Park Central Square is the site of the lynchings of three innocent black men -- Will Allen, Fred Coker and Horace Duncan -- the night before Easter in 1906. Duncan and Coker had been arrested as suspects in the alleged rape of a white woman but were released after their employer said they were at work the night the woman was attacked. After an angry crowd began gathering, the men were detained again, reportedly for their own safety. The mob broke into the jail, forcing Duncan and Coker to walk to Park Central Square, where they were hanged from a structure that supported streetcar wires. The mob then returned to the jail and did the same to Allen, who had no connection to Duncan or Coker. The bodies were burned and some people collected fragments of their remains as souvenirs.
Officially recognized as the birthplace of Route 66, it was in Springfield on April 30, 1926, that officials first proposed the name of the new Chicago-to-Los Angeles highway. In 1938, Route 66 became the first completely paved transcontinental highway in America stretching from the Great Lakes to the Pacific Coast. Explorers coming through Springfield can choose from two original routes: the colorful downtown area, site of the city's square and historic events; or bypass the city on the north side. Traces of the Mother Road are still visible along Kearney Street, Glenstone Avenue, College and St. Louis streets and on Missouri 266 to Halltown.
On Jan. 2, 1932, police raided a farm in search of outlaws Harry Young and his brother, Jennings, resulting in what would be known for decades as the worst massacre of law officers in the nation. As officers arrived, a gunfight began and in less than an hour, six of seven officers were killed. The brothers escaped, making their way to Houston, Texas, where three days after the massacre, they shot each other when police moved in to capture them.

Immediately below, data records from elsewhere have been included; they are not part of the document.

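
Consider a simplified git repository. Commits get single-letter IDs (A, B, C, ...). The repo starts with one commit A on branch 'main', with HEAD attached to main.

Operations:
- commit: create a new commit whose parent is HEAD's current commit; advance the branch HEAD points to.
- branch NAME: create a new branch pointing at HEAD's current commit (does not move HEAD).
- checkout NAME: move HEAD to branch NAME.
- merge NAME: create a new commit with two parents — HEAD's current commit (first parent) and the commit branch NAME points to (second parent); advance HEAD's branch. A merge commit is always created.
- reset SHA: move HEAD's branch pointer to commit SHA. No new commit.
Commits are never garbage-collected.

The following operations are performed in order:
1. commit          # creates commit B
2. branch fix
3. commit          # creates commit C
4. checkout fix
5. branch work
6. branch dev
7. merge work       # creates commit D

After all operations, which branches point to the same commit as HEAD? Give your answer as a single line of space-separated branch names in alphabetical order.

After op 1 (commit): HEAD=main@B [main=B]
After op 2 (branch): HEAD=main@B [fix=B main=B]
After op 3 (commit): HEAD=main@C [fix=B main=C]
After op 4 (checkout): HEAD=fix@B [fix=B main=C]
After op 5 (branch): HEAD=fix@B [fix=B main=C work=B]
After op 6 (branch): HEAD=fix@B [dev=B fix=B main=C work=B]
After op 7 (merge): HEAD=fix@D [dev=B fix=D main=C work=B]

Answer: fix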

In 1953, one of the city’s strangest events occurred. A hooded cobra, a venomous snake not native to North America, was killed near a pet shop downtown and 10 more were killed shortly thereafter. The event made national headlines and the cobra made its way onto the city seal. It wasn’t until 1988 when the source of the snakes was discovered. A man, who was 14 in 1953, revealed he had released the snakes from a crate on the pet shop’s front porch because he was angry with the shop owner over fish that died the day he purchased them.
The first national country music show on television was broadcast by ABC from Springfield from 1955 until 1960. The show is credited with popularizing country music and featured well-known performers, including Red Foley, Speedy Haworth, Brenda Lee, Porter Wagoner and Slim Wilson.
While these are things that put Springfield in the news spotlight, there are many others that shaped the city’s culture, industry and landscape into the beautiful city it is today. We invite you to explore the city and enjoy her many assets.